PBS KIDS’ Top Tips for Hand-me-down Tech Gifts this Holiday Season
PBS KIDS survey finds computers and mobile devices are the hottest re-gifts of the year
ARLINGTON, VA, November 29, 2011 – In a survey of parents of 2- to 10-year-olds, PBS KIDS found that nearly a quarter of parents will find a second life for their personal tech devices this holiday season, passing their used mobile phones and computers to their kids when they get new ones for themselves. Computers (54 percent) and mobile devices (38 percent) will be the most passed down. Sharing technology can provide great learning opportunities for children through mobile apps and online games and there are simple steps parents can take to make their hand-me-down phones and computers kid-ready.

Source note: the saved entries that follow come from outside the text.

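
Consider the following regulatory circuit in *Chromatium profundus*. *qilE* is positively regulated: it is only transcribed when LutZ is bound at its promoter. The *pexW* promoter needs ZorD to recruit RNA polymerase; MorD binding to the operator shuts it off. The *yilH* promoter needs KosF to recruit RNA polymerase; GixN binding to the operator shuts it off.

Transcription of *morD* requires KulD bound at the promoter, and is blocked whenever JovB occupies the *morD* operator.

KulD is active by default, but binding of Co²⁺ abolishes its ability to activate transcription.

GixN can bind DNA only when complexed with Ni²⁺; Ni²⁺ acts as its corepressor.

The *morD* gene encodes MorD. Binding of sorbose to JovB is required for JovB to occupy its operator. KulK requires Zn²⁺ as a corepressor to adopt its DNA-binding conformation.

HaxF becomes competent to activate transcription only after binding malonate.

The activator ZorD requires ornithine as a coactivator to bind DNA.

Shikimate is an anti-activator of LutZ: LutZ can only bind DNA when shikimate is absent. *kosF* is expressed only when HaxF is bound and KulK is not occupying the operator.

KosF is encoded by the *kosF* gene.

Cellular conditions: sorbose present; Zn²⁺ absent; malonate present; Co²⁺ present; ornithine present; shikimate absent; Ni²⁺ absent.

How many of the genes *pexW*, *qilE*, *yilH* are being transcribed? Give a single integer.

3

Ornithine is present, so ZorD is active.
Sorbose is present, so JovB is active.
Co²⁺ is present, so KulD is inactive.
With repressor JovB bound, *morD* is not transcribed.
So MorD is not produced.
No repressor is bound and ZorD is active, so *pexW* is transcribed.
→ *pexW* is ON.
Shikimate is absent, so LutZ is active.
No repressor is bound and LutZ is active, so *qilE* is transcribed.
→ *qilE* is ON.
Ni²⁺ is absent, so GixN is inactive.
Malonate is present, so HaxF is active.
Zn²⁺ is absent, so KulK is inactive.
No repressor is bound and HaxF is active, so *kosF* is transcribed.
So KosF is produced and active.
No repressor is bound and KosF is active, so *yilH* is transcribed.
→ *yilH* is ON.
3 of the 3 genes are transcribed.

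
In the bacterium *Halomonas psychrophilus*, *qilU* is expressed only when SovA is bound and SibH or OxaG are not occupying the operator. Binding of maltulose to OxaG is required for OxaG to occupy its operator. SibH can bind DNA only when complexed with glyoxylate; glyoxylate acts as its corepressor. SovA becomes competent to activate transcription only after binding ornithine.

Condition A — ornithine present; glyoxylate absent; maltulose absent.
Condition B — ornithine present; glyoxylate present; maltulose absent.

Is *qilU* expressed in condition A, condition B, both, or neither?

Condition A:
Ornithine is present, so SovA is active.
Glyoxylate is absent, so SibH is inactive.
Maltulose is absent, so OxaG is inactive.
No repressor is bound and SovA is active, so *qilU* is transcribed.
→ *qilU* is ON in A.
Condition B:
Ornithine is present, so SovA is active.
Glyoxylate is present, so SibH is active.
Maltulose is absent, so OxaG is inactive.
With repressor SibH bound, *qilU* is not transcribed.
→ *qilU* is OFF in B.

A only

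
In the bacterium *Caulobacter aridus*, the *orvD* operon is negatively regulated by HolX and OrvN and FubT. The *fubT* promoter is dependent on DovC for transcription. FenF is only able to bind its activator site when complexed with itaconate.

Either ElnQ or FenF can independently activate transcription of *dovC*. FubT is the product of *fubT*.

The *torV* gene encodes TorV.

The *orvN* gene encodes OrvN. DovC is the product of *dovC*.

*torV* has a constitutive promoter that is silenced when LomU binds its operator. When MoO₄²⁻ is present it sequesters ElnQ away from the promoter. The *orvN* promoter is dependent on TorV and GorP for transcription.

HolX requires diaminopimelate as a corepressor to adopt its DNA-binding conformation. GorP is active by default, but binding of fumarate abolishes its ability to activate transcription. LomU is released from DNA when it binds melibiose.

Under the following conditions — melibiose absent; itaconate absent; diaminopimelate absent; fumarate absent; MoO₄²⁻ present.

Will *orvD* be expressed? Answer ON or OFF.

ON

Diaminopimelate is absent, so HolX is inactive.
Melibiose is absent, so LomU is active.
With repressor LomU bound, *torV* is not transcribed.
So TorV is not produced.
Fumarate is absent, so GorP is active.
Required activator TorV is absent, so *orvN* is not transcribed.
So OrvN is not produced.
MoO₄²⁻ is present, so ElnQ is inactive.
Itaconate is absent, so FenF is inactive.
No activator is available at the *dovC* promoter, so *dovC* is not transcribed.
So DovC is not produced.
Required activator DovC is absent, so *fubT* is not transcribed.
So FubT is not produced.
With no repressor bound, *orvD* is transcribed.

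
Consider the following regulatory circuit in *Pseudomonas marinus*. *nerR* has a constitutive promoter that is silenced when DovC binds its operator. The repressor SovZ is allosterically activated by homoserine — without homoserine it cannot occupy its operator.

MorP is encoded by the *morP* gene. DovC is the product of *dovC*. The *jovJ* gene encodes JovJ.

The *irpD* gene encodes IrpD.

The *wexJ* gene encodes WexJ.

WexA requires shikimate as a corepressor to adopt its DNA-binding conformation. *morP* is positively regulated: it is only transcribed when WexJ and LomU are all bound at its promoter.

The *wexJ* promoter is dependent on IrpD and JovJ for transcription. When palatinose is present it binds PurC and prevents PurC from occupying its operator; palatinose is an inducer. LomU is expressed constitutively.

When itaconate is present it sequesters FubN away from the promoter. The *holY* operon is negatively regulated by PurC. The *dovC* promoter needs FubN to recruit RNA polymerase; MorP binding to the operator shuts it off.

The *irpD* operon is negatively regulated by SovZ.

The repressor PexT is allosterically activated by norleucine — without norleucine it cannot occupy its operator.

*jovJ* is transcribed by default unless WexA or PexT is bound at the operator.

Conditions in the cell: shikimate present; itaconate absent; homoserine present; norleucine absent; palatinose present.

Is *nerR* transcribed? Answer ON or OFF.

Homoserine is present, so SovZ is active.
With repressor SovZ bound, *irpD* is not transcribed.
So IrpD is not produced.
Shikimate is present, so WexA is active.
Norleucine is absent, so PexT is inactive.
With repressor WexA bound, *jovJ* is not transcribed.
So JovJ is not produced.
Required activator IrpD is absent, so *wexJ* is not transcribed.
So WexJ is not produced.
LomU is produced constitutively and is active.
Required activator WexJ is absent, so *morP* is not transcribed.
So MorP is not produced.
Itaconate is absent, so FubN is active.
No repressor is bound and FubN is active, so *dovC* is transcribed.
So DovC is produced and active.
With repressor DovC bound, *nerR* is not transcribed.

OFF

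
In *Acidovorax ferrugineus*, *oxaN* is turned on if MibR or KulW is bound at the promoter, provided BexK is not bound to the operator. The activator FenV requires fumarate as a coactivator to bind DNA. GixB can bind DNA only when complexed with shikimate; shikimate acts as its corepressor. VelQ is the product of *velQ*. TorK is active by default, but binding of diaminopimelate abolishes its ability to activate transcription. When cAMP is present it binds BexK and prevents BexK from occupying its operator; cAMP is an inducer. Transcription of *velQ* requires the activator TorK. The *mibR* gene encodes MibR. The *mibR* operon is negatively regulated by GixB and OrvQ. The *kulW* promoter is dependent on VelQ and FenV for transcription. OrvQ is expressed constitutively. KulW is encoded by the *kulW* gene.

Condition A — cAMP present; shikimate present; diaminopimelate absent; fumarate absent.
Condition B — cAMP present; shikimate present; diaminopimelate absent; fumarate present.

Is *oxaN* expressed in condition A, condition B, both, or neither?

B only

Condition A:
cAMP is present, so BexK is inactive.
Shikimate is present, so GixB is active.
OrvQ is produced constitutively and is active.
With repressor GixB bound, *mibR* is not transcribed.
So MibR is not produced.
Diaminopimelate is absent, so TorK is active.
No repressor is bound and TorK is active, so *velQ* is transcribed.
So VelQ is produced and active.
Fumarate is absent, so FenV is inactive.
Required activator FenV is absent, so *kulW* is not transcribed.
So KulW is not produced.
No activator is available at the *oxaN* promoter, so *oxaN* is not transcribed.
→ *oxaN* is OFF in A.
Condition B:
cAMP is present, so BexK is inactive.
Shikimate is present, so GixB is active.
OrvQ is produced constitutively and is active.
With repressor GixB bound, *mibR* is not transcribed.
So MibR is not produced.
Diaminopimelate is absent, so TorK is active.
No repressor is bound and TorK is active, so *velQ* is transcribed.
So VelQ is produced and active.
Fumarate is present, so FenV is active.
No repressor is bound and VelQ and FenV are active, so *kulW* is transcribed.
So KulW is produced and active.
Activator KulW is present, so *oxaN* is transcribed.
→ *oxaN* is ON in B.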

“Parents can open a new world of opportunities for children to learn by making smart media choices when handing down their tech devices,” said Lesli Rotenberg, Senior Vice President, Children’s Media, PBS. “The key is ensuring that devices are preloaded with high-quality, age-appropriate educational content that will help nurture their curiosity and eagerness to explore the world around them.”

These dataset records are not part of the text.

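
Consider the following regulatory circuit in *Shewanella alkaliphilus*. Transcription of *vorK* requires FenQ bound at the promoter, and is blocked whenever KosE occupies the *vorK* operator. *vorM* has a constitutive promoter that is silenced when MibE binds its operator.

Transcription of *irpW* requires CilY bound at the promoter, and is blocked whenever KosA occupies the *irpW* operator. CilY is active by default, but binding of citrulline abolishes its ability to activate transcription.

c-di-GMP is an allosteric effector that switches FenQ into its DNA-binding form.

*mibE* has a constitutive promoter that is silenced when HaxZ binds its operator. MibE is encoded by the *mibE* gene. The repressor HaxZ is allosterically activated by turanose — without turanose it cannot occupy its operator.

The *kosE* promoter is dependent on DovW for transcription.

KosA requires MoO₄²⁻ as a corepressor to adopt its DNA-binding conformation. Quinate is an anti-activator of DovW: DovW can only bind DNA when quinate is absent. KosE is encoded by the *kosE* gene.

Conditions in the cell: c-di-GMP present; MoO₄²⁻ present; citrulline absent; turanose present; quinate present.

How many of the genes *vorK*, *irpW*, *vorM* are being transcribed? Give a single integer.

2

Quinate is present, so DovW is inactive.
Required activator DovW is absent, so *kosE* is not transcribed.
So KosE is not produced.
c-di-GMP is present, so FenQ is active.
No repressor is bound and FenQ is active, so *vorK* is transcribed.
→ *vorK* is ON.
Citrulline is absent, so CilY is active.
MoO₄²⁻ is present, so KosA is active.
With repressor KosA bound, *irpW* is not transcribed.
→ *irpW* is OFF.
Turanose is present, so HaxZ is active.
With repressor HaxZ bound, *mibE* is not transcribed.
So MibE is not produced.
With no repressor bound, *vorM* is transcribed.
→ *vorM* is ON.
2 of the 3 genes are transcribed.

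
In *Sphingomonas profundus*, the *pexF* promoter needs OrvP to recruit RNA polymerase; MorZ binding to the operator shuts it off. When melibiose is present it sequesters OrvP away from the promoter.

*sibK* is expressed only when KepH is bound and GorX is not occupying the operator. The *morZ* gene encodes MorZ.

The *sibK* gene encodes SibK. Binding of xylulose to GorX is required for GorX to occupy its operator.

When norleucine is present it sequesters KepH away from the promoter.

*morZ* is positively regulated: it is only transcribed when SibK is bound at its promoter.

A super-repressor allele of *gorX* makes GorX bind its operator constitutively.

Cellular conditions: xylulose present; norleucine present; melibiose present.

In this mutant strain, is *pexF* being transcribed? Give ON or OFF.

OFF

Melibiose is present, so OrvP is inactive.
Norleucine is present, so KepH is inactive.
GorX is constitutively active in this strain.
With repressor GorX bound, *sibK* is not transcribed.
So SibK is not produced.
Required activator SibK is absent, so *morZ* is not transcribed.
So MorZ is not produced.
Required activator OrvP is absent, so *pexF* is not transcribed.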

According to the survey, when choosing apps for smart phones, parents rank educational value as one of the top reasons for purchase (74 percent). Still, with thousands of apps in the iTunes store for kids, parents often find it difficult to choose apps among the crowd: 49 percent reference what other parents are buying and 45 percent look at parental ratings and review systems.
PBS has put together these tips for parents who plan to share the gift of technology with their kids this holiday season, to help them prepare devices for their kids:
1.Sweep it: All devices should be cleaned of any content including personal files, credit card information, etc. before handing down to kids. Parents should swipe all their browser “cookies” and perform an application sweep.

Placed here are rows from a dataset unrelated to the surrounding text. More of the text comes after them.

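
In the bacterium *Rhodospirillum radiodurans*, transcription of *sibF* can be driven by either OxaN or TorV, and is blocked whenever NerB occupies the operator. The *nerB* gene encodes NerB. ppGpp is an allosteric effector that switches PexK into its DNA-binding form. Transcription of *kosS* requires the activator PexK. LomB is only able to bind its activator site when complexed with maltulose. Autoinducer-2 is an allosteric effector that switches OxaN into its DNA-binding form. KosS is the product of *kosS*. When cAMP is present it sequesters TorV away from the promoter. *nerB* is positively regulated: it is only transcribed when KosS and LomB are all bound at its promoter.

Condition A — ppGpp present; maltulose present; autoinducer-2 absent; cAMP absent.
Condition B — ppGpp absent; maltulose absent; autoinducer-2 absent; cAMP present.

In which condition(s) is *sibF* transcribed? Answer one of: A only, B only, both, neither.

neither

Condition A:
ppGpp is present, so PexK is active.
No repressor is bound and PexK is active, so *kosS* is transcribed.
So KosS is produced and active.
Maltulose is present, so LomB is active.
No repressor is bound and KosS and LomB are active, so *nerB* is transcribed.
So NerB is produced and active.
Autoinducer-2 is absent, so OxaN is inactive.
cAMP is absent, so TorV is active.
With repressor NerB bound, *sibF* is not transcribed.
→ *sibF* is OFF in A.
Condition B:
ppGpp is absent, so PexK is inactive.
Required activator PexK is absent, so *kosS* is not transcribed.
So KosS is not produced.
Maltulose is absent, so LomB is inactive.
Required activator KosS is absent, so *nerB* is not transcribed.
So NerB is not produced.
Autoinducer-2 is absent, so OxaN is inactive.
cAMP is present, so TorV is inactive.
No activator is available at the *sibF* promoter, so *sibF* is not transcribed.
→ *sibF* is OFF in B.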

2. Secure it: There are parental controls on most tech devices that can turn certain features on and off. Settings on the iPhone, for example, that can be restricted include explicit song titles, Internet browser, YouTube, iTunes and the camera.
3. Set limits: As with any new toy, parents should set expectations and limitations with their kids when the device is handed down, and should encourage other forms of learning and play beyond the screen.
4. Find the right apps for your child: A good app is the perfect combination of education and entertainment, and should be appropriate for your child’s age and stage of development.
5. Avoid apps that try to sell: Apps labeled “lite” or “free” often attempt to make money by trying to sell virtual items while a child is playing a game, or link to another related app that requires payment to download. Select apps from trusted, reliable sources, and make sure that they are not trying to market to your child.
More helpful tips are available online at PBSParents.org.
PBS continues to provide parents with tools and resources to make smart media choices, and to offer kids media content that will help them learn and grow. With a cross-platform approach, PBS is increasingly serving children wherever they live, learn, and play – through educational apps, on TV, online, in the classroom, and through a new line of educational toys.
PBS KIDS surveyed a sample of 1,000 parents who currently have a child between the ages of 2-10. Respondents were 18 years of age and older. Interviewing for this survey was completed during October 26-31, 2011.
About PBS KIDS
PBS KIDS, the number one educational media brand for children, offers all children the opportunity to explore new ideas and new worlds through television, online and community-based programs. For more information on specific PBS KIDS programs supporting literacy, science, math and more, visit PBS.org/pressroom, or follow PBS KIDS on Twitter and Facebook.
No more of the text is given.